Memória, atenção e autorregulação: como treinar as funções executivas no quotidiano
Vivemos tempos em que a produtividade é muitas vezes medida em números: quantos trabalhos entregues, quantas metas cumpridas, quantas horas dedicadas. Mas, por detrás do desempenho visível, existem processos invisíveis que sustentam a nossa capacidade de aprender, de trabalhar e de viver em equilíbrio. São as chamadas funções executivas — entre elas, a memória, a atenção e a autorregulação.
Essas competências, muitas vezes despercebidas, são como os bastidores do teatro: não aparecem no palco, mas sem elas não há espetáculo possível. Quando funcionam bem, facilitam a aprendizagem, a concentração, a tomada de decisão, a gestão de emoções. Quando falham, tudo se torna mais difícil: estudar, trabalhar, relacionar-se.
Memória: o fio que une passado, presente e futuro
A memória não é apenas uma gaveta onde guardamos factos. É uma função ativa, que nos permite organizar informação, ligar experiências e projetar o futuro. A memória de trabalho, por exemplo, é fundamental para resolver problemas em tempo real — manter números em mente, interpretar instruções, estruturar um raciocínio. Já a memória de longo prazo é o arquivo onde depositamos aprendizagens e vivências, permitindo-nos dar sentido ao presente com base no que já vivemos.
É por isso que o sono, o treino regular e a repetição espaçada são tão importantes: ajudam o cérebro a consolidar informação, tornando-a acessível quando mais precisamos. Uma criança que estuda aos poucos, de forma consistente, tem muito mais hipóteses de recordar do que aquela que tenta “decorar tudo” na véspera de um teste.

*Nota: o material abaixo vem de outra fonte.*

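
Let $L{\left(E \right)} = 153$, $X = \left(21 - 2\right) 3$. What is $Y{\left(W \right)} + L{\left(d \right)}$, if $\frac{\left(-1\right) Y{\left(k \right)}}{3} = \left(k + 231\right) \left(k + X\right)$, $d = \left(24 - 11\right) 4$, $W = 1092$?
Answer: $-4560228$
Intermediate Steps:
$d = 52$ ($d = 13 \cdot 4 = 52$)
$X = 57$ ($X = 19 \cdot 3 = 57$)
$Y{\left(k \right)} = - 3 \left(57 + k\right) \left(231 + k\right)$ ($Y{\left(k \right)} = - 3 \left(k + 231\right) \left(k + 57\right) = - 3 \left(231 + k\right) \left(57 + k\right) = - 3 \left(57 + k\right) \left(231 + k\right)$)
$Y{\left(W \right)} + L{\left(d \right)} = \left(-39501 - 943488 - 3 \cdot 1092^{2}\right) + 153 = \left(-39501 - 943488 - 3577392\right) + 153 = -4560381 + 153 = -4560228$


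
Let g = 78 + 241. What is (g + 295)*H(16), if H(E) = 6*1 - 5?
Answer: 614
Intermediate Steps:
g = 319
H(E) = 1 (H(E) = 6 - 5 = 1)
(g + 295)*H(16) = (319 + 295)*1 = 614*1 = 614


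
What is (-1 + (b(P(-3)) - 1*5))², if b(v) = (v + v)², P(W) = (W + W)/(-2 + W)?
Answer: 36/625 ≈ 0.057600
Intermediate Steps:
P(W) = 2*W/(-2 + W) (P(W) = (2*W)/(-2 + W) = 2*W/(-2 + W))
b(v) = 4*v² (b(v) = (2*v)² = 4*v²)
(-1 + (b(P(-3)) - 1*5))² = (-1 + (4*(2*(-3)/(-2 - 3))² - 1*5))² = (-1 + (4*(2*(-3)/(-5))² - 5))² = (-1 + (4*(2*(-3)*(-⅕))² - 5))² = (-1 + (4*(6/5)² - 5))² = (-1 + (4*(36/25) - 5))² = (-1 + (144/25 - 5))² = (-1 + 19/25)² = (-6/25)² = 36/625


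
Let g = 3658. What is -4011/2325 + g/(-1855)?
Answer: -1063017/287525 ≈ -3.6971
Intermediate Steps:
-4011/2325 + g/(-1855) = -4011/2325 + 3658/(-1855) = -4011*1/2325 + 3658*(-1/1855) = -1337/775 - 3658/1855 = -1063017/287525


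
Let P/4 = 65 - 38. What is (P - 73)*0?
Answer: 0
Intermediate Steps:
P = 108 (P = 4*(65 - 38) = 4*27 = 108)
(P - 73)*0 = (108 - 73)*0 = 35*0 = 0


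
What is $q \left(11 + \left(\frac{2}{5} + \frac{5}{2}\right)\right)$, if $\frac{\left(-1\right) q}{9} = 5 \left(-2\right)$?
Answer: $1251$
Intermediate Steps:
$q = 90$ ($q = - 9 \cdot 5 \left(-2\right) = \left(-9\right) \left(-10\right) = 90$)
$q \left(11 + \left(\frac{2}{5} + \frac{5}{2}\right)\right) = 90 \left(11 + \left(\frac{2}{5} + \frac{5}{2}\right)\right) = 90 \left(11 + \frac{29}{10}\right) = 90 \cdot \frac{139}{10} = 1251$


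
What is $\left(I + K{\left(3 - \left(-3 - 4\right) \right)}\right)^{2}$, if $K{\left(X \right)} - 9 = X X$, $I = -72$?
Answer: $1369$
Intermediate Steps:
$K{\left(X \right)} = 9 + X^{2}$ ($K{\left(X \right)} = 9 + X X = 9 + X^{2}$)
$\left(I + K{\left(3 - \left(-3 - 4\right) \right)}\right)^{2} = \left(-72 + \left(9 + \left(3 - \left(-3 - 4\right)\right)^{2}\right)\right)^{2} = \left(-72 + \left(9 + \left(3 - -7\right)^{2}\right)\right)^{2} = \left(-72 + \left(9 + \left(3 + 7\right)^{2}\right)\right)^{2} = \left(-72 + \left(9 + 10^{2}\right)\right)^{2} = \left(-72 + \left(9 + 100\right)\right)^{2} = \left(-72 + 109\right)^{2} = 37^{2} = 1369$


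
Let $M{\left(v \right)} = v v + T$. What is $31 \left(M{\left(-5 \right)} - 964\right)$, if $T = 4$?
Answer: $-28985$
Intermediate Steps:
$M{\left(v \right)} = 4 + v^{2}$ ($M{\left(v \right)} = v v + 4 = v^{2} + 4 = 4 + v^{2}$)
$31 \left(M{\left(-5 \right)} - 964\right) = 31 \left(\left(4 + \left(-5\right)^{2}\right) - 964\right) = 31 \left(\left(4 + 25\right) - 964\right) = 31 \left(29 - 964\right) = 31 \left(-935\right) = -28985$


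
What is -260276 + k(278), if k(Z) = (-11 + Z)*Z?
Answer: -186050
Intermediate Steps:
k(Z) = Z*(-11 + Z)
-260276 + k(278) = -260276 + 278*(-11 + 278) = -260276 + 278*267 = -260276 + 74226 = -186050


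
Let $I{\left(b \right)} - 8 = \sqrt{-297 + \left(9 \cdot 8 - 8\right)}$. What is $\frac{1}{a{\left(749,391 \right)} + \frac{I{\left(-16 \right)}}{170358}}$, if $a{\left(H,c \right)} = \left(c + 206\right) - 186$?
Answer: $\frac{3975993652756}{1634133577995183} - \frac{56786 i \sqrt{233}}{1634133577995183} \approx 0.0024331 - 5.3043 \cdot 10^{-10} i$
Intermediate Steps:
$a{\left(H,c \right)} = 20 + c$ ($a{\left(H,c \right)} = \left(206 + c\right) - 186 = 20 + c$)
$I{\left(b \right)} = 8 + i \sqrt{233}$ ($I{\left(b \right)} = 8 + \sqrt{-297 + \left(9 \cdot 8 - 8\right)} = 8 + \sqrt{-297 + \left(72 - 8\right)} = 8 + \sqrt{-297 + 64} = 8 + \sqrt{-233} = 8 + i \sqrt{233}$)
$\frac{1}{a{\left(749,391 \right)} + \frac{I{\left(-16 \right)}}{170358}} = \frac{1}{\left(20 + 391\right) + \frac{8 + i \sqrt{233}}{170358}} = \frac{1}{411 + \left(8 + i \sqrt{233}\right) \frac{1}{170358}} = \frac{1}{411 + \left(\frac{4}{85179} + \frac{i \sqrt{233}}{170358}\right)} = \frac{1}{\frac{35008573}{85179} + \frac{i \sqrt{233}}{170358}}$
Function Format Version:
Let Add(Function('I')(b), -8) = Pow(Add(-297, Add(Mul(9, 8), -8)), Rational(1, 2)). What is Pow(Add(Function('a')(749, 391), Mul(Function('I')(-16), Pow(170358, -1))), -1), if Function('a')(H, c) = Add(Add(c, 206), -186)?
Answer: Add(Rational(3975993652756, 1634133577995183), Mul(Rational(-56786, 1634133577995183), I, Pow(233, Rational(1, 2)))) ≈ Add(0.0024331, Mul(-5.3043e-10, I))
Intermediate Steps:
Function('a')(H, c) = Add(20, c) (Function('a')(H, c) = Add(Add(206, c), -186) = Add(20, c))
Function('I')(b) = Add(8, Mul(I, Pow(233, Rational(1, 2)))) (Function('I')(b) = Add(8, Pow(Add(-297, Add(Mul(9, 8), -8)), Rational(1, 2))) = Add(8, Pow(Add(-297, Add(72, -8)), Rational(1, 2))) = Add(8, Pow(Add(-297, 64), Rational(1, 2))) = Add(8, Pow(-233, Rational(1, 2))) = Add(8, Mul(I, Pow(233, Rational(1, 2)))))
Pow(Add(Function('a')(749, 391), Mul(Function('I')(-16), Pow(170358, -1))), -1) = Pow(Add(Add(20, 391), Mul(Add(8, Mul(I, Pow(233, Rational(1, 2)))), Pow(170358, -1))), -1) = Pow(Add(411, Mul(Add(8, Mul(I, Pow(233, Rational(1, 2)))), Rational(1, 170358))), -1) = Pow(Add(411, Add(Rational(4, 85179), Mul(Rational(1, 170358), I, Pow(233, Rational(1, 2))))), -1) = Pow(Add(Rational(35008573, 85179), Mul(Rational(1, 170358), I, Pow(233, Rational(1, 2)))), -1)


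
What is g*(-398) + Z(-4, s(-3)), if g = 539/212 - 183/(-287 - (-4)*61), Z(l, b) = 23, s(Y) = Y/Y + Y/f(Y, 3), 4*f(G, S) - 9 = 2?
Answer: -12227793/4558 ≈ -2682.7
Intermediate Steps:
f(G, S) = 11/4 (f(G, S) = 9/4 + (¼)*2 = 9/4 + ½ = 11/4)
s(Y) = 1 + 4*Y/11 (s(Y) = Y/Y + Y/(11/4) = 1 + Y*(4/11) = 1 + 4*Y/11)
g = 61973/9116 (g = 539*(1/212) - 183/(-287 - 1*(-244)) = 539/212 - 183/(-287 + 244) = 539/212 - 183/(-43) = 539/212 - 183*(-1/43) = 539/212 + 183/43 = 61973/9116 ≈ 6.7983)
g*(-398) + Z(-4, s(-3)) = (61973/9116)*(-398) + 23 = -12332627/4558 + 23 = -12227793/4558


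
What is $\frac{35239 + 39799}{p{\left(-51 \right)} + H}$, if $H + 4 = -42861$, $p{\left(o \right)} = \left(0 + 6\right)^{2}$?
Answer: $- \frac{75038}{42829} \approx -1.752$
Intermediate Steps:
$p{\left(o \right)} = 36$ ($p{\left(o \right)} = 6^{2} = 36$)
$H = -42865$ ($H = -4 - 42861 = -42865$)
$\frac{35239 + 39799}{p{\left(-51 \right)} + H} = \frac{35239 + 39799}{36 - 42865} = \frac{75038}{-42829} = 75038 \left(- \frac{1}{42829}\right) = - \frac{75038}{42829}$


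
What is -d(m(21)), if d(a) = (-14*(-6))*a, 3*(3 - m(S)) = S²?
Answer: 12096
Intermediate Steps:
m(S) = 3 - S²/3
d(a) = 84*a
-d(m(21)) = -84*(3 - ⅓*21²) = -84*(3 - ⅓*441) = -84*(3 - 147) = -84*(-144) = -1*(-12096) = 12096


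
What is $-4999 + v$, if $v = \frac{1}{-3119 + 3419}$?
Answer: $- \frac{1499699}{300} \approx -4999.0$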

Atenção: o bem mais disputado do nosso tempo
Nunca como hoje a atenção foi tão frágil e tão disputada. Entre notificações, ecrãs e estímulos constantes, manter o foco tornou-se um desafio. A atenção é, porém, um recurso limitado: quando fragmentada, perde-se eficiência, aumenta-se o cansaço e diminui-se a qualidade do que fazemos.
A psicologia distingue diferentes tipos de atenção:
- Sustentada, quando conseguimos manter o foco durante longos períodos.
- Seletiva, quando filtramos o que é irrelevante para nos concentrarmos no essencial.
- Alternada, quando mudamos entre tarefas de forma eficiente.
Sem estas capacidades, a vida moderna transforma-se num campo de distrações permanentes. Cultivar atenção é, hoje, quase um ato de resistência: criar ambientes livres de ruído, estabelecer tempos de concentração, permitir pausas regeneradoras.
Autorregulação: o equilíbrio invisível
Se a memória e a atenção são fundamentais, a autorregulação é a cola que sustenta todo o sistema. É a capacidade de gerir emoções, resistir a impulsos, adiar recompensas imediatas para alcançar objetivos maiores.
Na infância, manifesta-se quando uma criança consegue esperar pela sua vez num jogo. Na adolescência, quando resiste à pressão do grupo e faz escolhas alinhadas com os seus valores. Na vida adulta, quando lida com a frustração de um dia difícil sem explodir em agressividade ou desistir de responsabilidades.
A autorregulação é o que nos permite manter o rumo mesmo em marés agitadas. E como qualquer competência, pode ser treinada: através da definição de metas claras, da prática de técnicas de respiração e de estratégias de autocontrolo.
Quando estas funções falham
Défices na memória, na atenção ou na autorregulação estão muitas vezes associados a perturbações como PHDA, ansiedade, depressão ou dificuldades de aprendizagem. Mas mesmo em pessoas sem diagnóstico clínico, estas funções podem ser afetadas pelo stress, pelo excesso de estímulos ou pela falta de descanso adequado.
Reconhecer os sinais precoces é fundamental: crianças que se distraem facilmente, adolescentes que não conseguem organizar o tempo, adultos que se sentem constantemente sobrecarregados. Em todos os casos, apoiar estas competências significa abrir caminho para maior bem-estar e eficácia.
Pilares para a vida
Memória, atenção e autorregulação são muito mais do que processos cognitivos: são os pilares invisíveis que sustentam o sucesso escolar, profissional e pessoal. Cuidar delas é cuidar de nós. Na MindRise acreditamos que investir no fortalecimento destas funções é investir no futuro. Porque uma mente capaz de recordar, de focar e de se regular é também uma mente preparada para aprender, criar, relacionar-se e viver com equilíbrio.